Components

There are three components to our core C++ libraries:

  1. Keyserver library Each user on Comm has the keyserver library running on precisely one device. When you install our app on your phone and register an account, your phone will becomes that device. When you set up a keyserver on your laptop or the cloud, that keyserver takes over from your cell phone. Deployment targets: ✅ iOS, ✅ Android, ✅ macOS, ✅ Windows, ✅ Linux, ✅ Docker, ❌ web
  2. Client library Every native client (ie. our iOS/Android/macOS/Windows apps) runs a copy of the client library, which handles communicating with your keyserver as well as managing the local on-device database. In scenarios where the client happens to also be the keyserver, the client library communicates directly with the keyserver library, and doesn't bother setting up its own database. In other scenarios, the client library communicates with your keyserver through an E2E-encrypted channel (either through device notifs or our tunneling service). Deployment targets: ✅ iOS, ✅ Android, ✅ macOS, ✅ Windows, ❌ Linux, ❌ Docker, ❌ web
  3. Database library Every device in Comm needs to have a database layer. This includes devices that are functioning just as a keyserver, devices that are functioning as clients, and devices that are functioning as both. You can think of this database layer as a cache. Even the user's keyserver doesn't need to keep track of the full database, since it can back up unused portions using our backup service. Our database layer includes a storage adapter, since different kinds of devices will need to use different kinds of database technologies. Deployment targets: ✅ iOS, ✅ Android, ✅ macOS, ✅ Windows, ✅ Linux, ✅ Docker, ❌ web

Deployment targets

  1. iOS/Android When a user first installs our app on their phone, that phone becomes their keyserver. For that reason we actually need to support both our keyserver library and our client library on both iOS and Android. On iOS and Android, the database is backed by a SQLite storage adapter. The core libraries are compiled into the app binary directly, and we use React Native's new JSI layer to allow the sandboxed JavaScript thread to access parts of the object model in memory directly, without needing that data to be marshaled across the bridge. Supports: ✅ Keyserver library, ✅ Client library, ✅ Database library
  2. macOS/Windows Our macOS and Windows apps contain the most expansive set of functionality. They are implemented using React Native as well, but need to support the full range of keyserver functionality. The core libraries are compiled directly into the binaries just like on mobile, although the JSI functionality is still in-progress on Microsoft's end, so we will end up having to do some marshaling for now. Supports: ✅ Keyserver library, ✅ Client library, ✅ Database library
  3. Linux/Docker We won't initially support a client layer on Linux, but we do want to support hosting your keyserver on a Linux box. We will support Docker images for users that already have a personal server (eg. a Synology/QNAP NAS) and want to host their keyserver there. But since we need to support keyservers within an application binary anyways, we can also offer a lighter-weight keyserver binary that Linux users can install just like any other application. Supports: ✅ Keyserver library, ❌ Client library, ✅ Database library
  4. web Supporting the web is an important goal of ours, and our approach there will mirror WhatsApp's. Note that we won't support hosting your keyserver within a web browser since there isn't great support for managing databases and private keys. Additionally, we won't be deploying our C++ binaries to the web, and will need to have a pure-JS client library for these use cases. Supports: ❌ Keyserver library, 🟡 Client library, ❌ Database library

Sandbox

Our client layers are written in React. We want to be able to rely on the JavaScript ecosystem and various NPM packages, but including third-party code presents a bit of a security concern. In order to guarantee E2E security, it's important for us to make sure that third-party code doesn't have a way of accessing the Internet.

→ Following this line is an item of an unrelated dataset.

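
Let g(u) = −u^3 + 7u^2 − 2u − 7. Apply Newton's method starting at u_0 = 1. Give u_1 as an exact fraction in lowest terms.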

  1. For native clients, we simply disable Internet access from the JavaScript layer. All networking and communication is handled by the core library, with the JavaScript layer functioning as a pure shell.
  2. On the web, we use same-origin policies and SameSite cookies to prevent code from being able to access any servers except ours. That means that our web client won't be able to support accessing a keyserver directly through a hostname:port combo, but this should be okay since our default behavior is to use our tunneling service (or device notifs for iOS/Android).